Trafik işaretleri çok düzenli. Herkes kesinlikle işaretlere uyuyor ve herkes acele edin diye kornaya basmıyor. Bütün yayalar karşıya yaya geçitlerini kullanarak geçiyor ve kesinlikle hiç bir yerde yaya geçidi olmayan yerden koşarak, yol kenarlarındaki demir parmaklıklar üzerinden zıplayarak geçmiyor.

Özellikle Almanya'da yolda üskünlük yayalarda. Ben bilmiyordum. Hep trafik ışıklarının yanmasını bekledim.

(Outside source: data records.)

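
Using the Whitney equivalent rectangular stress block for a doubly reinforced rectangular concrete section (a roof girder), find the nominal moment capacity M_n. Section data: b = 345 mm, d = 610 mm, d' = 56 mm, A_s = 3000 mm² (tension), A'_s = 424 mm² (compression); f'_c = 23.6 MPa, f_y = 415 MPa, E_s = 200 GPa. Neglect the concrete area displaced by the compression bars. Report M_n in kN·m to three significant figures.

Assume both tension and compression steel yield.
Net tension couple steel: A_s − A'_s = 2576 mm².
a = (A_s − A'_s) f_y / (0.85 f'_c b) = 1069040/(0.85 × 23.6 × 345) = 154.47 mm.
c = a/β₁ = 154.47/0.85 = 181.73 mm; ε'_s = 0.003(c − d')/c = 0.0021 ≥ f_y/E_s = 0.0021, so compression steel does yield.
M_n = (A_s − A'_s) f_y (d − a/2) + A'_s f_y (d − d') = [1069040 × (610 − 77.235) + 175960 × (610 − 56)] × 10⁻⁶ = 569.55 + 97.48 = 667.03 kN·m.

M_n ≈ 667 kN·m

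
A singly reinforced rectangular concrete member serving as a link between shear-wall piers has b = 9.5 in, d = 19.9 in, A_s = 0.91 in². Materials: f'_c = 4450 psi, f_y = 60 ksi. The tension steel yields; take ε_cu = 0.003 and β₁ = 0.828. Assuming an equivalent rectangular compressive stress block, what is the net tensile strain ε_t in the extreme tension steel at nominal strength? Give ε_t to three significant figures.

ε_t ≈ 0.0295

a = A_s f_y/(0.85 f'_c b) = 1.519 in.
β₁ = 0.828, so c = a/β₁ = 1.519/0.828 = 1.835 in.
From the linear strain diagram with ε_cu = 0.003: ε_t = 0.003 (d − c)/c = 0.003 × (19.9 − 1.835)/1.835 = 0.0295.
Since ε_t ≥ 0.005, the section is tension-controlled.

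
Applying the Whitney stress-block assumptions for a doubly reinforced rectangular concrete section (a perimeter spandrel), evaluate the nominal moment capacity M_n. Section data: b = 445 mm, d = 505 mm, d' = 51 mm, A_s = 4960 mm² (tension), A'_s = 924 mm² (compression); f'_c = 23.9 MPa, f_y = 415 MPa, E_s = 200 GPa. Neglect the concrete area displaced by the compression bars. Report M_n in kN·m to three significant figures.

Assume both tension and compression steel yield.
Net tension couple steel: A_s − A'_s = 4036 mm².
a = (A_s − A'_s) f_y / (0.85 f'_c b) = 1674940/(0.85 × 23.9 × 445) = 185.28 mm.
c = a/β₁ = 185.28/0.85 = 217.98 mm; ε'_s = 0.003(c − d')/c = 0.0023 ≥ f_y/E_s = 0.0021, so compression steel does yield.
M_n = (A_s − A'_s) f_y (d − a/2) + A'_s f_y (d − d') = [1674940 × (505 − 92.64) + 383460 × (505 − 51)] × 10⁻⁶ = 690.68 + 174.09 = 864.77 kN·m.

M_n ≈ 865 kN·m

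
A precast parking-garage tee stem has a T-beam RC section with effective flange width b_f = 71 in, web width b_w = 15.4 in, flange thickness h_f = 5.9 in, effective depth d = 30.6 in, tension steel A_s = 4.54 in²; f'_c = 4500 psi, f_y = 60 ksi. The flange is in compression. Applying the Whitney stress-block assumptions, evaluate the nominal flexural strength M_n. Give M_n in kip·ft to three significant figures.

M_n ≈ 683 kip·ft

Tension: T = A_s f_y = 4.54 × 60 = 272.4 kips.
Try a within the flange: a = T/(0.85 f'_c b_f) = 272.4/(0.85 × 4.5 × 71) = 1.003 in.
Since a = 1.003 ≤ h_f = 5.9 in, the stress block lies entirely in the flange; analyse as a rectangular beam of width b_f.
M_n = T(d − a/2) = 272.4 × (30.6 − 0.5015) = 8198.8 kip·in.
M_n = 8198.8/12 = 683.23 kip·ft.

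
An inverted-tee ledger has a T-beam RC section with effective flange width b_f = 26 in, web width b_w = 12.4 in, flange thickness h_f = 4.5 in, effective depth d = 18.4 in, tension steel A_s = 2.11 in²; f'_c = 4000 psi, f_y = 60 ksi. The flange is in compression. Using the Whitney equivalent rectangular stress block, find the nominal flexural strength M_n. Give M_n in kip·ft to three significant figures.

Tension: T = A_s f_y = 2.11 × 60 = 126.6 kips.
Try a within the flange: a = T/(0.85 f'_c b_f) = 126.6/(0.85 × 4 × 26) = 1.432 in.
Since a = 1.432 ≤ h_f = 4.5 in, the stress block lies entirely in the flange; analyse as a rectangular beam of width b_f.
M_n = T(d − a/2) = 126.6 × (18.4 − 0.716) = 2238.8 kip·in.
M_n = 2238.8/12 = 186.57 kip·ft.

M_n ≈ 187 kip·ft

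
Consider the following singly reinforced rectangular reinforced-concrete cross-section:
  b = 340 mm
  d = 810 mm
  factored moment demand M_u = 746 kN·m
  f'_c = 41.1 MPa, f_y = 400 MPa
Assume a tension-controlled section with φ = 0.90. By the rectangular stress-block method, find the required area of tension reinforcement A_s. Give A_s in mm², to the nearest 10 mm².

A_s ≈ 2710 mm²

M_n = M_u/φ = 746/0.90 = 828.889 kN·m.
With M_n = 0.85 f'_c a b (d − a/2), solve the quadratic for a:
a = d − √(d² − 2M_n/(0.85 f'_c b)) = 810 − √(810² − 2 × 828.889×10⁶/(0.85 × 41.1 × 340)) = 91.30 mm.
A_s = 0.85 f'_c a b / f_y = 0.85 × 41.1 × 91.30 × 340 / 400 = 2711.1 mm².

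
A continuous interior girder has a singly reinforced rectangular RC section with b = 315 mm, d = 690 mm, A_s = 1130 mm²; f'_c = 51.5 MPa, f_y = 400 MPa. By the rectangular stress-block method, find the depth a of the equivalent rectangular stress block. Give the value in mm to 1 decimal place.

T = A_s f_y = 1130 × 400 = 452000 N = 452 kN.
Setting C = 0.85 f'_c a b equal to T: a = 452000/(0.85 × 51.5 × 315) = 32.8 mm.

a ≈ 32.8 mm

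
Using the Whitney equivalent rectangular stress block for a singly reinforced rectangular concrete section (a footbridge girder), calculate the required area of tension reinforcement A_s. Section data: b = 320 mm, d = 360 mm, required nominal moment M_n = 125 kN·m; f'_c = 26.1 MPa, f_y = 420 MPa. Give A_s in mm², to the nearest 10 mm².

With M_n = 0.85 f'_c a b (d − a/2), solve the quadratic for a:
a = d − √(d² − 2M_n/(0.85 f'_c b)) = 360 − √(360² − 2 × 125×10⁶/(0.85 × 26.1 × 320)) = 52.78 mm.
A_s = 0.85 f'_c a b / f_y = 0.85 × 26.1 × 52.78 × 320 / 420 = 892.1 mm².

A_s ≈ 890 mm²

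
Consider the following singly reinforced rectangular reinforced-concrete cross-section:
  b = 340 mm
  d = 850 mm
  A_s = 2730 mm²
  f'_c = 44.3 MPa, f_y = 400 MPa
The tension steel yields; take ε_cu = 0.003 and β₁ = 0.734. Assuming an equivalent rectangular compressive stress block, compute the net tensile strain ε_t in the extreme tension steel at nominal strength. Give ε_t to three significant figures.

ε_t ≈ 0.0189

a = A_s f_y/(0.85 f'_c b) = 85.29 mm.
β₁ = 0.734, so c = a/β₁ = 85.29/0.734 = 116.20 mm.
From the linear strain diagram with ε_cu = 0.003: ε_t = 0.003 (d − c)/c = 0.003 × (850 − 116.20)/116.20 = 0.0189.
Since ε_t ≥ 0.005, the section is tension-controlled.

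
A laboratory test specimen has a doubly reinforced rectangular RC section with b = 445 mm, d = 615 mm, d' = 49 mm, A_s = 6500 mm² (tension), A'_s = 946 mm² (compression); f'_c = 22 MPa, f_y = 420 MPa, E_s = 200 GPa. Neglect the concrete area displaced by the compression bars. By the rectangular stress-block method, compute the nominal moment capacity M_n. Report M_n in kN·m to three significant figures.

Assume both tension and compression steel yield.
Net tension couple steel: A_s − A'_s = 5554 mm².
a = (A_s − A'_s) f_y / (0.85 f'_c b) = 2332680/(0.85 × 22 × 445) = 280.32 mm.
c = a/β₁ = 280.32/0.85 = 329.79 mm; ε'_s = 0.003(c − d')/c = 0.0026 ≥ f_y/E_s = 0.0021, so compression steel does yield.
M_n = (A_s − A'_s) f_y (d − a/2) + A'_s f_y (d − d') = [2332680 × (615 − 140.16) + 397320 × (615 − 49)] × 10⁻⁶ = 1107.65 + 224.88 = 1332.53 kN·m.

M_n ≈ 1330 kN·m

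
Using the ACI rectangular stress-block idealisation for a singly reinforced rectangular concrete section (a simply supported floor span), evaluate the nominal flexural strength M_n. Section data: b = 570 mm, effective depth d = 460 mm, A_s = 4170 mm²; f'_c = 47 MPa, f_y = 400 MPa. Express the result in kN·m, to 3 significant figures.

M_n ≈ 706 kN·m

T = A_s f_y = 4170 × 400 = 1668000 N = 1668 kN.
From C = T: a = T/(0.85 f'_c b) = 1668000/(0.85 × 47 × 570) = 73.25 mm.
M_n = T(d − a/2) = 1668 kN × (460 − 36.625) mm = 706.19 kN·m.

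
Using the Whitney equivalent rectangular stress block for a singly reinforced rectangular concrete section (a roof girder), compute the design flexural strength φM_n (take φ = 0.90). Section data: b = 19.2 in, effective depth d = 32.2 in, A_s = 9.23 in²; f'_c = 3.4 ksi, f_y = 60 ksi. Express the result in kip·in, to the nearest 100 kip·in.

T = A_s f_y = 9.23 × 60 = 553.8 kips.
a = T/(0.85 f'_c b) = 553.8/(0.85 × 3.4 × 19.2) = 9.981 in.
M_n = T(d − a/2) = 553.8 × (32.2 − 4.9905) = 15068.6 kip·in.
φM_n = 0.90 × 15068.6 = 13561.7 kip·in.

φM_n ≈ 13600 kip·in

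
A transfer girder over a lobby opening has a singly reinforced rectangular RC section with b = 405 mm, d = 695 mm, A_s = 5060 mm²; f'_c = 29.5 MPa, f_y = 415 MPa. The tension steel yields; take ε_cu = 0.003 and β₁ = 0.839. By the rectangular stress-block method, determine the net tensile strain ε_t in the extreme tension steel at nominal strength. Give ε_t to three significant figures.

a = A_s f_y/(0.85 f'_c b) = 206.78 mm.
β₁ = 0.839, so c = a/β₁ = 206.78/0.839 = 246.46 mm.
From the linear strain diagram with ε_cu = 0.003: ε_t = 0.003 (d − c)/c = 0.003 × (695 − 246.46)/246.46 = 0.00546.
Since ε_t ≥ 0.005, the section is tension-controlled.

ε_t ≈ 0.00546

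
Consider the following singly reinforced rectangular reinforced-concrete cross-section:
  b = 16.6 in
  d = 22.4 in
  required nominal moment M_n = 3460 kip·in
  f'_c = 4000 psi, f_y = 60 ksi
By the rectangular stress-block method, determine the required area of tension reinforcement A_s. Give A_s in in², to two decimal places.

From M_n = 0.85 f'_c a b (d − a/2):
a = d − √(d² − 2M_n/(0.85 f'_c b)) = 22.4 − √(22.4² − 2 × 3460/(0.85 × 4 × 16.6)) = 2.928 in.
A_s = 0.85 f'_c a b / f_y = 0.85 × 4 × 2.928 × 16.6 / 60 = 2.754 in².

A_s ≈ 2.75 in²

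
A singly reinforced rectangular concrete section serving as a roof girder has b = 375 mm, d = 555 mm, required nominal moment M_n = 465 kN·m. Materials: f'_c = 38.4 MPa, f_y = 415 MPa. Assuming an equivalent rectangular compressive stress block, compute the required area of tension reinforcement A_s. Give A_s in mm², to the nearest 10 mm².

With M_n = 0.85 f'_c a b (d − a/2), solve the quadratic for a:
a = d − √(d² − 2M_n/(0.85 f'_c b)) = 555 − √(555² − 2 × 465×10⁶/(0.85 × 38.4 × 375)) = 73.29 mm.
A_s = 0.85 f'_c a b / f_y = 0.85 × 38.4 × 73.29 × 375 / 415 = 2161.6 mm².

A_s ≈ 2160 mm²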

Orada önce yayalar haklı; olabilir ki yayalardan biri veya birkaçı yaşlı, işitme veya görme engellidir. Yayaların her zaman engelli olma olasılığı vardır ancak engellilerden sürücü olamaz. Bu nedenlerden ötürü üstünlük yayalardadır her zaman.

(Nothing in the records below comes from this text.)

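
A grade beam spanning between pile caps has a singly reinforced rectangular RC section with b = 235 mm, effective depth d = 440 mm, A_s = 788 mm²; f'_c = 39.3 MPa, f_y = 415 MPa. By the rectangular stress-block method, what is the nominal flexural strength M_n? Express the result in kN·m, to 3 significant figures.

M_n ≈ 137 kN·m

T = A_s f_y = 788 × 415 = 327020 N = 327.02 kN.
From C = T: a = T/(0.85 f'_c b) = 327020/(0.85 × 39.3 × 235) = 41.66 mm.
M_n = T(d − a/2) = 327.02 kN × (440 − 20.83) mm = 137.08 kN·m.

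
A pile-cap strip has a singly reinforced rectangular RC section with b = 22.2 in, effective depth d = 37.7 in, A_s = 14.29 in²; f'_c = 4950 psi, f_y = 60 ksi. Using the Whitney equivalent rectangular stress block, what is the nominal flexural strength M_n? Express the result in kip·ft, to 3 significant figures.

M_n ≈ 2370 kip·ft

T = A_s f_y = 14.29 × 60 = 857.4 kips.
a = T/(0.85 f'_c b) = 857.4/(0.85 × 4.95 × 22.2) = 9.179 in.
M_n = T(d − a/2) = 857.4 × (37.7 − 4.5895) = 28388.9 kip·in = 28388.9/12 = 2365.74 kip·ft.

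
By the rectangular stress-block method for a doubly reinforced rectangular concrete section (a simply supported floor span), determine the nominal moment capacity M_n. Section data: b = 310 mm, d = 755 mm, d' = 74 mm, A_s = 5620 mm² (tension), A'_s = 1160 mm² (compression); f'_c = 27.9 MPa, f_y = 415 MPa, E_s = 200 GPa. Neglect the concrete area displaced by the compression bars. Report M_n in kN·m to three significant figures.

Assume both tension and compression steel yield.
Net tension couple steel: A_s − A'_s = 4460 mm².
a = (A_s − A'_s) f_y / (0.85 f'_c b) = 1850900/(0.85 × 27.9 × 310) = 251.77 mm.
c = a/β₁ = 251.77/0.85 = 296.20 mm; ε'_s = 0.003(c − d')/c = 0.0023 ≥ f_y/E_s = 0.0021, so compression steel does yield.
M_n = (A_s − A'_s) f_y (d − a/2) + A'_s f_y (d − d') = [1850900 × (755 − 125.885) + 481400 × (755 − 74)] × 10⁻⁶ = 1164.43 + 327.83 = 1492.26 kN·m.

M_n ≈ 1490 kN·m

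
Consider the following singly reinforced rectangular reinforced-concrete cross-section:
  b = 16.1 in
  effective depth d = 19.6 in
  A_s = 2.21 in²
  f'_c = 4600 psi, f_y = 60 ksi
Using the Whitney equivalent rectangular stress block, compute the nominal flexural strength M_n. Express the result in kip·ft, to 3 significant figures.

T = A_s f_y = 2.21 × 60 = 132.6 kips.
a = T/(0.85 f'_c b) = 132.6/(0.85 × 4.6 × 16.1) = 2.106 in.
M_n = T(d − a/2) = 132.6 × (19.6 − 1.053) = 2459.3 kip·in = 2459.3/12 = 204.94 kip·ft.

M_n ≈ 205 kip·ft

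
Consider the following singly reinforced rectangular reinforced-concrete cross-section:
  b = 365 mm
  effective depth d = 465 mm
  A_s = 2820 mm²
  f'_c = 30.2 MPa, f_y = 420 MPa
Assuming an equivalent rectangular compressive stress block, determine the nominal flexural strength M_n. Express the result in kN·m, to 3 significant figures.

M_n ≈ 476 kN·m

T = A_s f_y = 2820 × 420 = 1184400 N = 1184.4 kN.
From C = T: a = T/(0.85 f'_c b) = 1184400/(0.85 × 30.2 × 365) = 126.41 mm.
M_n = T(d − a/2) = 1184.4 kN × (465 − 63.205) mm = 475.89 kN·m.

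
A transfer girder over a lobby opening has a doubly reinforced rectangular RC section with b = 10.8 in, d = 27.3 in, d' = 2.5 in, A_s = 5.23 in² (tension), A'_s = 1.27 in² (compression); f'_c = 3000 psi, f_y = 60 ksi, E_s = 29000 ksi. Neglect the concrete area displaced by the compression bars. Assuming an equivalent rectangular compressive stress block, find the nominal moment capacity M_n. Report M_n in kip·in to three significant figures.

M_n ≈ 7350 kip·in

Assume both steels yield.
a = (A_s − A'_s) f_y/(0.85 f'_c b) = (5.23 − 1.27) × 60/(0.85 × 3 × 10.8) = 8.627 in.
c = a/β₁ = 8.627/0.85 = 10.149 in; ε'_s = 0.003(c − d')/c = 0.0023 ≥ ε_y = 0.0021, so the compression steel yields.
M_n = (A_s − A'_s) f_y (d − a/2) + A'_s f_y (d − d') = 237.6 × (27.3 − 4.3135) + 76.2 × (27.3 − 2.5) = 5461.6 + 1889.8 = 7351.4 kip·in.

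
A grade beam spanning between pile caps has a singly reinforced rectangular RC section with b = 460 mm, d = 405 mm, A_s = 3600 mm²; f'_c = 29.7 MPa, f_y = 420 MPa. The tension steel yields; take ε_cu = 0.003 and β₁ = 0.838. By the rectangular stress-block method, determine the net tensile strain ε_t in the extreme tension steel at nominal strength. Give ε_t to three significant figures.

a = A_s f_y/(0.85 f'_c b) = 130.20 mm.
β₁ = 0.838, so c = a/β₁ = 130.20/0.838 = 155.37 mm.
From the linear strain diagram with ε_cu = 0.003: ε_t = 0.003 (d − c)/c = 0.003 × (405 − 155.37)/155.37 = 0.00482.
ε_t is between 0.004 and 0.005 — transition zone.

ε_t ≈ 0.00482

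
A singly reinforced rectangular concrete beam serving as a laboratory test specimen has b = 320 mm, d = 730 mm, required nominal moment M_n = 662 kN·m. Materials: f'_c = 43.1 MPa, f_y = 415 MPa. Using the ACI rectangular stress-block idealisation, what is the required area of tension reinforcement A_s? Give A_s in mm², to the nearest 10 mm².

A_s ≈ 2320 mm²

With M_n = 0.85 f'_c a b (d − a/2), solve the quadratic for a:
a = d − √(d² − 2M_n/(0.85 f'_c b)) = 730 − √(730² − 2 × 662×10⁶/(0.85 × 43.1 × 320)) = 81.96 mm.
A_s = 0.85 f'_c a b / f_y = 0.85 × 43.1 × 81.96 × 320 / 415 = 2315.3 mm².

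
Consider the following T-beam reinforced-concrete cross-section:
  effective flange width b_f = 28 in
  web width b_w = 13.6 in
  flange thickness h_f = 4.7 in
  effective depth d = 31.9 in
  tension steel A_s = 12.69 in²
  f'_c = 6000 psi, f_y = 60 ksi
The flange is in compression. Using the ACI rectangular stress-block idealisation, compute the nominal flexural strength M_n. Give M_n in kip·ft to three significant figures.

M_n ≈ 1850 kip·ft

Tension: T = A_s f_y = 12.69 × 60 = 761.4 kips.
Try a within the flange: a = T/(0.85 f'_c b_f) = 761.4/(0.85 × 6 × 28) = 5.332 in.
a = 5.332 > h_f = 4.7 in: the block extends into the web. Split into flange-overhang and web parts.
C_f = 0.85 f'_c (b_f − b_w) h_f = 0.85 × 6 × (28 − 13.6) × 4.7 = 345.2 kips.
Remaining web compression depth: a_w = (T − C_f)/(0.85 f'_c b_w) = (761.4 − 345.2)/(0.85 × 6 × 13.6) = 6.001 in.
M_n = C_f(d − h_f/2) + (T − C_f)(d − a_w/2) = 345.2 × (31.9 − 2.35) + 416.2 × (31.9 − 3.0005) = 10200.7 + 12028.0 = 22228.7 kip·in.
M_n = 22228.7/12 = 1852.39 kip·ft.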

Bazı yollar ve sokaklar, özellikle tarihi bölgeler motorlu araçlardan arındırılmış, yalnızca yayaların gezinebileceği sessiz sakin gezinti alanlarına dönüştürülmüş. Önüme aniden bir araba çıkar mı korkusu olmadan rahatlıkla gezinebiliyorsunuz. Yollar motorlu araçların gereksinimlerine göre değil, yayaların gereksinimlerine göre düzenlenmiş. Çocuklar, yaşlılar ve engelliler hiç bir yardıma gereksinimleri olmadan yoldan güvenle geçebiliyorlar.

Trafik lambası düğmeleri engelli ve çocukların erişebilecekleri yükseklikte. Bazı bölgelerde düğmeye basıyorsunuz, bütün trafik durup sizi bekliyor. kırmızı ışıkta yol boşken bile hiç bir kimse geçmiyor.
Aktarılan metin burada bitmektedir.